NEAR BAGHOU: Trucks loaded with civilians left the last Daesh enclave in eastern Syria on Friday, as US-backed forces waited to inflict final defeat on the surrounded militants.
Reporters near the front line at Baghouz saw dozens of trucks driving out with civilians inside them, but it was not clear if more remained in the tiny pocket.
The village is all that remains for Daesh in the Euphrates valley region that became its final populated stronghold in Iraq and Syria after it lost the major cities of Mosul and Raqqa in 2017.
The SDF has steadily driven the militants down the Euphrates after capturing their Syrian capital, Raqqa, in 2017, but does not want to mount a final attack until all civilians are out.
The US-led coalition which supports the SDF has said Islamic State’s “most hardened fighters” remain holed up in Baghouz, close to the Iraqi frontier.

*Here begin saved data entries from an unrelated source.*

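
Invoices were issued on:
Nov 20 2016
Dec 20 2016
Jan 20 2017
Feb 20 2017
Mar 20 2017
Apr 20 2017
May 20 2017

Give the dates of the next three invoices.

Each date is the 20th; the gaps (30, 31, 31, 28, 31, 30) track the month lengths.
The rule is the 20th of each month.
June 2017: Jun 20 2017.
July 2017: Jul 20 2017.
August 2017: Aug 20 2017.

Jun 20 2017, Jul 20 2017, Aug 20 2017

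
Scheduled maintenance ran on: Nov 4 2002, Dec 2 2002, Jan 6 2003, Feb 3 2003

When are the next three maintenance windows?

Mar 3 2003, Apr 7 2003, May 5 2003

These are Mondays at 28- or 35-day spacing (28, 35, 28).
The pattern: 1st Monday of the month.
March 2003 — 1st Monday is Mar 3 2003.
1st Monday of April 2003: Apr 7 2003.
1st Monday of May 2003: May 5 2003.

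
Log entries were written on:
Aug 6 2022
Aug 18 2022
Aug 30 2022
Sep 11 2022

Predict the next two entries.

The spacing is 12, 12, 12 days — always 12 days.
Sep 11 2022 + 12 days = Sep 23 2022.
Sep 23 2022 + 12 days = Oct 5 2022.

Sep 23 2022, Oct 5 2022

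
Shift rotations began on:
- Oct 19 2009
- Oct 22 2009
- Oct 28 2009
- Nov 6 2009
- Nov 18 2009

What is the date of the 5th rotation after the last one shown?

Mar 3 2010

Gaps: 3, 6, 9, 12 days — each gap is 3 larger than the previous one.
Next gap: 15 days. Nov 18 2009 + 15 days = Dec 3 2009.
Next gap: 18 days. Dec 3 2009 + 18 days = Dec 21 2009.
Next gap: 21 days. Dec 21 2009 + 21 days = Jan 11 2010.
Next gap: 24 days. Jan 11 2010 + 24 days = Feb 4 2010.
Next gap: 27 days. Feb 4 2010 + 27 days = Mar 3 2010.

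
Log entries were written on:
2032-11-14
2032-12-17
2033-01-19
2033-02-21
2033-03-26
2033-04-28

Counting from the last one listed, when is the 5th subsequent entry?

The spacing is 33, 33, 33, 33, 33 days — always 33 days.
2033-04-28 + 33 days = 2033-05-31.
2033-05-31 + 33 days = 2033-07-03.
2033-07-03 + 33 days = 2033-08-05.
2033-08-05 + 33 days = 2033-09-07.
2033-09-07 + 33 days = 2033-10-10.

2033-10-10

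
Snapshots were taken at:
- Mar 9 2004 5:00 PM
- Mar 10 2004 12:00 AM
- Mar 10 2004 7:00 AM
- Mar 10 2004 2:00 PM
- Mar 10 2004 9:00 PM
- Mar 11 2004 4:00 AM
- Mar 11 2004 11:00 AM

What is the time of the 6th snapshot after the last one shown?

Mar 13 2004 5:00 AM

Gaps: 7, 7, 7, 7, 7, 7 hours — each event is 7 hours after the previous one.
Mar 11 2004 11:00 AM + 7 h = Mar 11 2004 6:00 PM.
Mar 11 2004 6:00 PM + 7 h = Mar 12 2004 1:00 AM.
Mar 12 2004 1:00 AM + 7 h = Mar 12 2004 8:00 AM.
Mar 12 2004 8:00 AM + 7 h = Mar 12 2004 3:00 PM.
Mar 12 2004 3:00 PM + 7 h = Mar 12 2004 10:00 PM.
Mar 12 2004 10:00 PM + 7 h = Mar 13 2004 5:00 AM.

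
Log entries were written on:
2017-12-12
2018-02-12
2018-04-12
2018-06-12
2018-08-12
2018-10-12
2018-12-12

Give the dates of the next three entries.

Each date is the 12th; the gaps (62, 59, 61, 61, 61, 61) track the month lengths.
The rule is the 12th of every 2 months.
February 2019: 2019-02-12.
April 2019: 2019-04-12.
Next: June 2019 → 2019-06-12.

2019-02-12, 2019-04-12, 2019-06-12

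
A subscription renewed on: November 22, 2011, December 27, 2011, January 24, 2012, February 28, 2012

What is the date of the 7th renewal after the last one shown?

Gaps: 35, 28, 35 days — a mix of 28 and 35. Every date is a Tuesday.
Each is the 4th Tuesday of its month.
4th Tuesday of March 2012: March 27, 2012.
4th Tuesday of April 2012: April 24, 2012.
May 2012 — 4th Tuesday is May 22, 2012.
June 2012 — 4th Tuesday is June 26, 2012.
4th Tuesday of July 2012: July 24, 2012.
August 2012 — 4th Tuesday is August 28, 2012.
September 2012 — 4th Tuesday is September 25, 2012.

September 25, 2012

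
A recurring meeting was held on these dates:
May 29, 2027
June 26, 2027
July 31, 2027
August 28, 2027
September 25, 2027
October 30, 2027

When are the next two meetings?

All Saturdays; the gaps (28, 35, 28, 28, 35) vary with month length.
This is the last Saturday of each month.
November 2027 ends with Saturday November 27, 2027.
December 2027 ends with Saturday December 25, 2027.

November 27, 2027; December 25, 2027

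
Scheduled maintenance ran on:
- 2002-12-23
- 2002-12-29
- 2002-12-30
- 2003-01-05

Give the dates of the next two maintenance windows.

2003-01-06, 2003-01-12

Gaps: 6, 1, 6 days — not constant, but cyclic with period 2.
The events fall on every Monday and Sunday.
Next Monday: 2003-01-06.
Next Sunday: 2003-01-12.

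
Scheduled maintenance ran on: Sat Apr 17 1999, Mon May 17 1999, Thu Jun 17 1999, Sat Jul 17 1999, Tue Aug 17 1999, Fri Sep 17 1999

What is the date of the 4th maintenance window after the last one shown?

Mon Jan 17 2000

Gaps: 30, 31, 30, 31, 31 days — not constant. Every event is on the 17th of the month.
Pattern: the 17th of each month.
Next: October 1999 → Sun Oct 17 1999.
November 1999: Wed Nov 17 1999.
Next: December 1999 → Fri Dec 17 1999.
Next: January 2000 → Mon Jan 17 2000.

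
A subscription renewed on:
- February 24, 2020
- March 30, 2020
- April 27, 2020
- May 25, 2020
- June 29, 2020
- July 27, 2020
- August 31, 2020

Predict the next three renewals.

September 28, 2020; October 26, 2020; November 30, 2020

All Mondays; the gaps (35, 28, 28, 35, 28, 35) vary with month length.
This is the last Monday of each month.
September 2020 ends with Monday September 28, 2020.
October 2020 ends with Monday October 26, 2020.
November 2020 ends with Monday November 30, 2020.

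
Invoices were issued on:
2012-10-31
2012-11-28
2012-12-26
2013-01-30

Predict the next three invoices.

Every date is a Wednesday; gaps 28, 28, 35 days.
Each is the last Wednesday of its month (at least one falls on the 29th or later, ruling out '4th Wednesday').
Last Wednesday of February 2013: 2013-02-27.
March 2013 ends with Wednesday 2013-03-27.
April 2013 ends with Wednesday 2013-04-24.

2013-02-27, 2013-03-27, 2013-04-24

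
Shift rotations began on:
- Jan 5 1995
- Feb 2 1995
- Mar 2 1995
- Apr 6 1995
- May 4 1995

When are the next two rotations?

These are Thursdays at 28- or 35-day spacing (28, 28, 35, 28).
The pattern: 1st Thursday of the month.
1st Thursday of June 1995: Jun 1 1995.
July 1995 — 1st Thursday is Jul 6 1995.

Jun 1 1995, Jul 6 1995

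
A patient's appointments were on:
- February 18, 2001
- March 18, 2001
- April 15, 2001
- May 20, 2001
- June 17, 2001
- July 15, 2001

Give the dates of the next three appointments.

All dates are Sundays, 28, 28, 35, 28, 28 days apart.
Specifically, the 3rd Sunday of each month.
3rd Sunday of August 2001: August 19, 2001.
3rd Sunday of September 2001: September 16, 2001.
October 2001 — 3rd Sunday is October 21, 2001.

August 19, 2001; September 16, 2001; October 21, 2001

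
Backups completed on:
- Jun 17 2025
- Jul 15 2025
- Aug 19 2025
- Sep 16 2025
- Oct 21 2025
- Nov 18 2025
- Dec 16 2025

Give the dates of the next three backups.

Gaps: 28, 35, 28, 35, 28, 28 days — a mix of 28 and 35. Every date is a Tuesday.
Each is the 3rd Tuesday of its month.
3rd Tuesday of January 2026: Jan 20 2026.
3rd Tuesday of February 2026: Feb 17 2026.
March 2026 — 3rd Tuesday is Mar 17 2026.

Jan 20 2026, Feb 17 2026, Mar 17 2026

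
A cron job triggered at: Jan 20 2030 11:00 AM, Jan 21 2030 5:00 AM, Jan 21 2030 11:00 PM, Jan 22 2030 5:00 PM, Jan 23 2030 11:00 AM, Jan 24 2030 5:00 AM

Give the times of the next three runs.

Spacing: 18, 18, 18, 18, 18 h — constant 18 h.
Jan 24 2030 5:00 AM + 18 h = Jan 24 2030 11:00 PM.
Jan 24 2030 11:00 PM + 18 h = Jan 25 2030 5:00 PM.
Jan 25 2030 5:00 PM + 18 h = Jan 26 2030 11:00 AM.

Jan 24 2030 11:00 PM, Jan 25 2030 5:00 PM, Jan 26 2030 11:00 AM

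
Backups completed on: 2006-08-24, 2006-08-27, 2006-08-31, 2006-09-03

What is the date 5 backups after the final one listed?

2006-09-21

Every event lands on a Thursday or Sunday (gaps cycle 3, 4, 3).
So the schedule is: every Thursday and Sunday.
Next Thursday: 2006-09-07.
Next Sunday: 2006-09-10.
The following Thursday is 2006-09-14.
The following Sunday is 2006-09-17.
The following Thursday is 2006-09-21.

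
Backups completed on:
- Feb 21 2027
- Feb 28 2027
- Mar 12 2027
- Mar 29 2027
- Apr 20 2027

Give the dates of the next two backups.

Gaps: 7, 12, 17, 22 days — each gap is 5 larger than the previous one.
Next gap: 27 days. Apr 20 2027 + 27 days = May 17 2027.
Next gap: 32 days. May 17 2027 + 32 days = Jun 18 2027.

May 17 2027, Jun 18 2027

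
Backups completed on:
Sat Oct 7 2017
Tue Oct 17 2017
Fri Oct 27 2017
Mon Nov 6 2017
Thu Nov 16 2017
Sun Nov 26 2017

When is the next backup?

Every event comes 10 days after the last (10, 10, 10, 10, 10).
Sun Nov 26 2017 + 10 days = Wed Dec 6 2017.

Wed Dec 6 2017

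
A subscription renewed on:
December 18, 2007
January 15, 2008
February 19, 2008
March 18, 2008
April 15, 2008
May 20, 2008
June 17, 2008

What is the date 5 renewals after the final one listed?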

Mustafa Bali, head of the SDF’s media office, earlier told Reuters that more than 3,000 civilians were estimated to still be inside Baghouz and there would be an attempt to evacuate them on Friday.
“If we succeed in evacuating all the civilians, at any moment we will take the decision to storm Baghouz or force the terrorists to surrender,” he said.
Though the fall of Baghouz marks a milestone in the campaign against Islamic State and the wider conflict in Syria, the militant group is still seen as a major security threat.
It has steadily turned to guerrilla warfare and still holds territory in a remote, sparsely populated area west of the Euphrates River — a part of Syria otherwise controlled by the Syrian government and its Russian and Iranian allies.
The United States will leave “a small peacekeeping group” of 200 American troops in Syria for a period of time after a US pullout, the White House said on Thursday, as President Donald Trump pulled back from a complete withdrawal.
Trump in December ordered a withdrawal of the 2,000 troops, saying they had defeated Daesh militants in Syria.